Şiddeti önlemek için oluşturulan Kadın ve Aileden Sorumlu bakanlığın yanlışlığı geç de olsa hissedilerek, “Aile ve Sosyal Politikalar Bakanlığı” şeklinde düzenlendi. Burada bir genelleme var, kadın da ailenin bir ferdi, erkek de, çocuklar da. O zaman soruna tümden bakmak gerekiyor. Klasik feminist yaklaşımla kadın erkek sorununa çözüm bulunamayacağı gibi, kadını farklı bir yere oturtarak da çözüme katkı sunamazsınız. Hatta Bakan Şahin’i izlerken hemen yanımda duran hanımefendi, dernek başkanına “bu kafayla evde kalırsın” diye takıldı. Hatta ekledi, “bizim zamanımızda kadın haklarıyla ilgili böyle çalışma yapsaydık, şimdiye evde kalmıştık” diye ince yollu takıldı. Elbette kadın-erkek eşitliği istemek gerekiyor ama bunu “ben önde olayım” anlayışıyla değil, “bir olalım, beraber kalalım” anlayışıyla yapılması gerekir. Ne sen önümden git, ne ben arkanda kalayım…
Kadınlara getirilen veya getirilmek istenen “pozitif ayrımcılık” belli bir süreliğine anlam ifade edecek, sonrasında ise “erkeklerin pozitif ayrıma” ihtiyacı doğacaktır. 

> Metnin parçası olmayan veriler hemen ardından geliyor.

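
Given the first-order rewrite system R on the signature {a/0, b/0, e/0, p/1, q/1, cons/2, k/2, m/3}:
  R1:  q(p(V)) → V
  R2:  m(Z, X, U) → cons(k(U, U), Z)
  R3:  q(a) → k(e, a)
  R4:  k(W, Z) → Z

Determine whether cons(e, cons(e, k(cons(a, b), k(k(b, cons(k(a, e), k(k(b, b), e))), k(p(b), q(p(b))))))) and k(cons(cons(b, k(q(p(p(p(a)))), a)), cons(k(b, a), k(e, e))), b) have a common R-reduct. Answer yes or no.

no — NF(t₁) = cons(e, cons(e, b)), NF(t₂) = b

Reduce t₁ = cons(e, cons(e, k(cons(a, b), k(k(b, cons(k(a, e), k(k(b, b), e))), k(p(b), q(p(b))))))):
1. cons(e, cons(e, k(cons(a, b), k(k(b, cons(k(a, e), k(k(b, b), e))), k(p(b), q(p(b)))))))  →  cons(e, cons(e, k(k(b, cons(k(a, e), k(k(b, b), e))), k(p(b), q(p(b))))))   [R4 at 2.2]
2. cons(e, cons(e, k(k(b, cons(k(a, e), k(k(b, b), e))), k(p(b), q(p(b))))))  →  cons(e, cons(e, k(p(b), q(p(b)))))   [R4 at 2.2]
3. cons(e, cons(e, k(p(b), q(p(b)))))  →  cons(e, cons(e, q(p(b))))   [R4 at 2.2]
4. cons(e, cons(e, q(p(b))))  →  cons(e, cons(e, b))   [R1 at 2.2]

Reduce t₂ = k(cons(cons(b, k(q(p(p(p(a)))), a)), cons(k(b, a), k(e, e))), b):
1. k(cons(cons(b, k(q(p(p(p(a)))), a)), cons(k(b, a), k(e, e))), b)  →  b   [R4 at ε]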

Kadın ve erkek asla eşit olamaz. Bu insanların doğasına aykırı, yaratılış gayesine uygun değil. Sorun, erkeklere “cinselliğiyle” değil de, neden kadınlara sırf “cinselliğiyle” bakılır sorusuna alınacak cevaptır.
Hak kavramı söz konusu olduğunda, doğuştan kazanılanların gündeme getirilmesi gerekir. İnsanlar doğumuyla birlikte kazandıkları hakları “erkek-kadın” olarak değil, “insan” olarak elde ederler. Zaten elde ettikleri ve zaten hakları olduklarını da daha sonra “bak size hak verdim” diye başa kalkamazsınız. Bunun için atacağınız her adım, sizin ayrımcılığınızı dışa vurur.
***
Diğer sorunlarda da bu böyle…
Kürtlere bir hak söz konusu olduğunda, onun “insan” kimliğinin dışına çıkarak etiketleyip “Kürt” kimliğinden dolayı hak vermeye kalkarsanız, samimiyetiniz sorgulanır.
Her insan dilini özgürce kullanabilmeli, dinini yaşayabilmeli, kültürünü ve yaşantısını belirleyebilmeli. Sonra her insan dilediği şekilde giyinmeli, dilediği konuda eğitim alabilmelidir. Bunu yaparken “etiketlendiği” kendisine bir engel teşkil etmemelidir. Bu etiket, bazen Türk olur, bazen Kürt, bazen Alevi olur, bazen Sünni, bazen Ermeni, bazen Müslüman. Hâsılı, insan hakkı verilirken veya istenirken etiketlerden dolayı değil, insan olmaktan dolayı istenebilmeli ve alınmalıdır.
Zalimler, zulme uğrayanlar, mağdurlar, mağdur edenler gündeme geldiğinde olaya “etiketle” yaklaşıyor, bu da algıyı güçlendirmekle kalmıyor, “karşı tepki” oluşmasını da sağlıyor. 
Yoksa, kimsenin kimseye hak verme konumu yok. O’nu zaten yaradan önceden vermiş.
Twitimden Seçmeler
Meral Akşener, 28 Şubat’ta komutanlara, başörtüsüne en son Fransız askerlerinin el uzattığını hatırlatmış. Yürekli ve doğru bir çıkış.